Breker: Also müssten eigentlich unser aller Hoffnungen auf dem Europäischen Parlament ruhen, damit die dagegen stimmen?
Schaar: Einmal muss das Europäische Parlament ja zustimmen, damit ein solches System installiert wird. Das Parlament hat ja deutlich gemacht, dass ihm die Grundrechte am Herzen liegen, und da erwarte ich schon eine sehr kritische Prüfung. Aber ich erwarte auch von der Bundesregierung etwas mehr Aktivität. Es reicht ja nicht aus, nicht zuzustimmen, sondern man muss sich auch wirklich dagegen äußern. Das ist mir bisher jedenfalls noch nicht aufgefallen, dass die Bundesregierung sich gegen ein solches System positioniert hätte.
Breker: Auch nicht von Seiten der Justizministerin?
Schaar: Ich kann da nicht hineinblicken, wie die Verhältnisse in der Bundesregierung sind, aber eine Enthaltung ist für mich erst mal Ausdruck dafür, dass man sich noch keine Meinung gebildet hat, oder, dass es unterschiedliche Auffassungen gibt, die nicht geklärt werden konnten. Das ist für mich nicht genug. Das Bundesverfassungsgericht hat hier, denke ich, sehr klare Leitlinien gegeben, dass es weitere Vorratsdatenspeicherungen auf europäischer Ebene nicht geben darf. Ich finde, daran ist auch die Bundesregierung gebunden und sollte, denke ich, politisch auch sich dafür einsetzen, dass diese Vorgabe erfüllt wird.
Breker: Wenn man sich das so anschaut, Herr Schaar, dann hat man das Gefühl, dass in Sachen Datenschutz Europa eher ein Rückschritt ist.
Schaar: Das kann man so generell nicht sagen.
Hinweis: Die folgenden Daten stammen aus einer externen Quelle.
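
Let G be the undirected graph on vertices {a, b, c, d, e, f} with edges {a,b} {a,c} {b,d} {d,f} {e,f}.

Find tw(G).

1

A width-1 tree decomposition is:
Bags: B1 = {a, c}  B2 = {a, b}  B3 = {b, d}  B4 = {d, f}  B5 = {e, f}
Tree: B1–B2, B2–B3, B3–B4, B4–B5
The largest bag has 2 vertices, giving width 1; this decomposition certifies tw(G) ≤ 1. Any graph with an edge has treewidth ≥ 1, and G has the edge c–a. Combining the bounds, tw(G) = 1.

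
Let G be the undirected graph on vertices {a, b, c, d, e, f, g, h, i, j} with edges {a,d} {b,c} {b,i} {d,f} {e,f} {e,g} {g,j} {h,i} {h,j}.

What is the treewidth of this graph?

A width-1 tree decomposition is:
Bags: B1 = {a, d}  B2 = {d, f}  B3 = {e, f}  B4 = {e, g}  B5 = {g, j}  B6 = {h, j}  B7 = {h, i}  B8 = {b, i}  B9 = {b, c}
Tree: B1–B2, B2–B3, B3–B4, B4–B5, B5–B6, B6–B7, B7–B8, B8–B9
Each bag holds 2 vertices, so the decomposition has width 1, which upper-bounds the treewidth. Since G has at least one edge (e.g. a–d), it is not an edgeless graph, so tw(G) ≥ 1. Therefore the treewidth is 1.

1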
Es gibt sehr positive Entwicklungen im Bereich des allgemeinen Datenschutzrechts, wo Europa die Rechte der Bürgerinnen und Bürger stärken will. Da liegen auch konkrete Vorschläge auf dem Tisch. Auf der anderen Seite gibt es gerade aus dem Bereich der Sicherheits- und Innenpolitik immer wieder diese Forderung, immer mehr Daten zu speichern, und ich finde, das ist noch nicht in dem Sinne geklärt, dass man letztlich sagen würde, es ist mehr Datenschutz. Aber ich hoffe, dass da auf der politischen Ebene die Debatte weitergeht und letztlich zur Stärkung von Grundrechtspositionen führt.
Breker: Es ist ja das gleiche wie der Streit innerhalb der schwarz-gelben Koalition um die Vorratsdatenspeicherung überhaupt. Stehen Sie da auf Seiten der Justizministerin?
Schaar: Die Justizministerin hat hier sehr deutlich gemacht, dass sie hier im wesentlichen sich einsetzt für den Grundrechtsschutz. Das ist auch meine Position.
Breker: Und zur Not würden Sie auch zum Verfassungsgericht gehen wollen?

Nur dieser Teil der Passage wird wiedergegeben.